Learn everything about ranking and tying of BJJ belts!

Martial Arts have always been a fascinating topic to a lot of people; I mean who doesn’t want to kick like Bruce Lee? However, martial arts such as Brazilian Jiu-jitsu are as complex as they are interesting. It takes years of practice and dedication to learning that level of patience, mental prowess, and physical fitness to be called a master.

The process of learning Brazilian Jiu-jitsu (BJJ) has been divided into successive levels; each signified by a different belt. These BJJ belts are awarded in ceremonies which range from school to school. These belts reflect the hard work, dedication, and knowledge that went into achieving them and are a great source of pride for an individual.

Whether you are a student of martial arts or just an enthusiast who wants to know about the origin and ranks of the bjj belting system, this article is for you.

Origin

Before going into the actual ranking system, let us first learn where this belting system originated from. The belts initially originated in ancient China designed to hold trousers. With time the belts started being used to carry utility and weapons. Different colors of belts were used to distinguish social status or sometimes a different martial arts style.

On the other hand, in Japan, there were only two colors of belts: Black and White. White symbolizes death in the Japanese tradition, therefore, beginners wore white to symbolize that they were ready to sacrifice themselves in order to attain the status of a martial artist. While the experienced wore black belts symbolizing that they had overcome their fear of death.

Later on, Dr. Jigoro Kano, founder of Judo created a belting system with the purpose of monitoring the level of experience of his students. This system was later adopted by the founder of karate, Gichin Funakoshi, and ByungJick Ro, his student who invented Taekwondo.

Initially, the students had only one belt of white color which was dyed with a darker color with each promotion. This darkening of the color of the belt represented the maturity of the art.

The Intricacies of the Belting System

Brazilian Jiu-jitsu is among the strictest martial arts in terms of their belting system. So, if you are thinking that you’ll be able to achieve a belt every few months, you are fooling yourself. In fact, it can take, on average, ten years for a person training in BJJ to achieve a black belt.

There are two belting systems, one for kids and another for adults:

BJJ Belting System for Kids

The kids’ belting system deals with ranking kids from 4 to 17 years of age. The kids start with the traditional white belt and move on, with training, to gray, yellow, orange and at last green. If you own a custom bjj gi then you should make it keeping in mind the colors of these belts.

After a child has attained the green belt he/she does not have to start from the white belt (of the adult belting system) rather he/she continues the training from the blue belt and onwards.
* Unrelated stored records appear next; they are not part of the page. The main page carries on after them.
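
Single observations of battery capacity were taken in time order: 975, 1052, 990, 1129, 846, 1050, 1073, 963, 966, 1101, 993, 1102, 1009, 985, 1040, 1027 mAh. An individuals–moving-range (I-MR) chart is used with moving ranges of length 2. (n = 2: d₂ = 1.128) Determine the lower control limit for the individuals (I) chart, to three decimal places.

X̄ = (975 + 1052 + 990 + 1129 + 846 + 1050 + 1073 + 963 + 966 + 1101 + 993 + 1102 + 1009 + 985 + 1040 + 1027) / 16 = 1018.8125
Moving ranges: 77, 62, 139, 283, 204, 23, 110, 3, 135, 108, 109, 93, 24, 55, 13; M̄R̄ = 1438.0000 / 15 = 95.8667
LCL = X̄ − 3·M̄R̄/d₂ = 1018.8125 − 3 × 95.8667 / 1.128 = 763.8480

763.848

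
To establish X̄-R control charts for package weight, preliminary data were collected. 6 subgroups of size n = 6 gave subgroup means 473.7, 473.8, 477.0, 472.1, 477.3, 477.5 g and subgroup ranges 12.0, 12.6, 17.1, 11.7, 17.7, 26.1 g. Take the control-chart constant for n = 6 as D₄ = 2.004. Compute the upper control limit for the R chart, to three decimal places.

R̄ = (12.0 + 12.6 + 17.1 + 11.7 + 17.7 + 26.1) / 6 = 97.2000 / 6 = 16.2000
UCL_R = D₄·R̄ = 2.004 × 16.2000 = 32.4648

32.465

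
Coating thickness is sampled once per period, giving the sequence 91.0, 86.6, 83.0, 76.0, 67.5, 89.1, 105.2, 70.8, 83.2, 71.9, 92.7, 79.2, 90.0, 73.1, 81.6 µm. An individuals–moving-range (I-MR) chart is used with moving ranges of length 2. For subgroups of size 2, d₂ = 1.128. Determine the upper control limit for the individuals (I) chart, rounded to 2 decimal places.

X̄ = (91.0 + 86.6 + 83.0 + 76.0 + 67.5 + 89.1 + 105.2 + 70.8 + 83.2 + 71.9 + 92.7 + 79.2 + 90.0 + 73.1 + 81.6) / 15 = 82.7267
Moving ranges: 4.4, 3.6, 7.0, 8.5, 21.6, 16.1, 34.4, 12.4, 11.3, 20.8, 13.5, 10.8, 16.9, 8.5; M̄R̄ = 189.8000 / 14 = 13.5571
UCL = X̄ + 3·M̄R̄/d₂ = 82.7267 + 3 × 13.5571 / 1.128 = 118.7829

118.78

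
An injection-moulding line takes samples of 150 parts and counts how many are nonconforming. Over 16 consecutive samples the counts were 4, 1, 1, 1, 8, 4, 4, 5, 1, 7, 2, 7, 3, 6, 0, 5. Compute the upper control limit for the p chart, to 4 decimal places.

p̄ = Σdᵢ / (k·n) = 59 / (16 × 150) = 0.02458
UCL = p̄ + 3·√(p̄(1−p̄)/n) = 0.02458 + 3 × √(0.02458×0.97542/150) = 0.02458 + 3 × 0.01264 = 0.06251

0.0625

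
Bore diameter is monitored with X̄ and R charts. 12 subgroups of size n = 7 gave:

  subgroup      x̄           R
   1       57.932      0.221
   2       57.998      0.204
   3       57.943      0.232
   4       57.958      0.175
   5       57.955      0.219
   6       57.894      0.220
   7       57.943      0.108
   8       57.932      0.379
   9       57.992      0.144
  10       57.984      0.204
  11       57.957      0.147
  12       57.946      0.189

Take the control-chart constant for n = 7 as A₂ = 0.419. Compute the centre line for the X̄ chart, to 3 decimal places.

X̄̄ = (57.932 + 57.998 + 57.943 + 57.958 + 57.955 + 57.894 + 57.943 + 57.932 + 57.992 + 57.984 + 57.957 + 57.946) / 12 = 695.4340 / 12 = 57.9528
CL = X̄̄ = 57.9528

57.953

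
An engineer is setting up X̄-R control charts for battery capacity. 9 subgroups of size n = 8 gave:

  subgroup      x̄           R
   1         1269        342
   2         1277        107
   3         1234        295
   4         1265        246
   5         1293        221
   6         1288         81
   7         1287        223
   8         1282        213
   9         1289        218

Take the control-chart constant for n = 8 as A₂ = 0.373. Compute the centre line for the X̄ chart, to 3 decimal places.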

The kids’ BJJ belting system can get more complicated considering which bjj organization the martial arts academy is affiliated with. For instance, the martial arts academy might have kids’ belts with a lengthwise stripe of a different color to represent the fact that the child has yet to train enough to earn a fully colored belt.

BJJ Belting System for Adults

White Belt: A person starts his/her BJJ training from the white belt. The initial stages of training can be exhausting as well as haunting. One has to train a lot to reach to the second belt, which is a major achievement in itself.

Blue Belt: The second belt of the BJJ belts, the blue belt, is when one learns defense moves and how to integrate different moves. Blue belt demands the most time than any other belt, from a person.

Purple: The purple belt hallmarks half of the BJJ journey. It is the time when one’s style is defined and it is when one chooses one’s area of specialization in the art.

Brown Belt: A brown belt signifies the level at which many people start teaching Jiu-jitsu to younger students. A person with a brown belt has a lot of knowledge of the art and is dangerous. It is the time when most people develop their own moves which, if significant, is adopted by the common bjj style.

Black Belt: A person with a black belt in BJJ is called a professor which illustrates the level of knowledge of the art that one has to acquire to achieve it.

Red Belt: Contrary to what you might know, the black belt is not the last belt, after that there is the red belt which signifies a level of mastery. A 10th-degree red belt is only designated for the pioneers of BJJ.

Tying of the belt

BJJ belts have a habit of getting loose during rolling and practicing. However, it is not a reason to not learn how to tie one properly. There are various styles of tying a bjj belt e.g. there is the traditional Japanese version, then there are other versions that don’t let the tie loose easily that can be adopted during tournaments.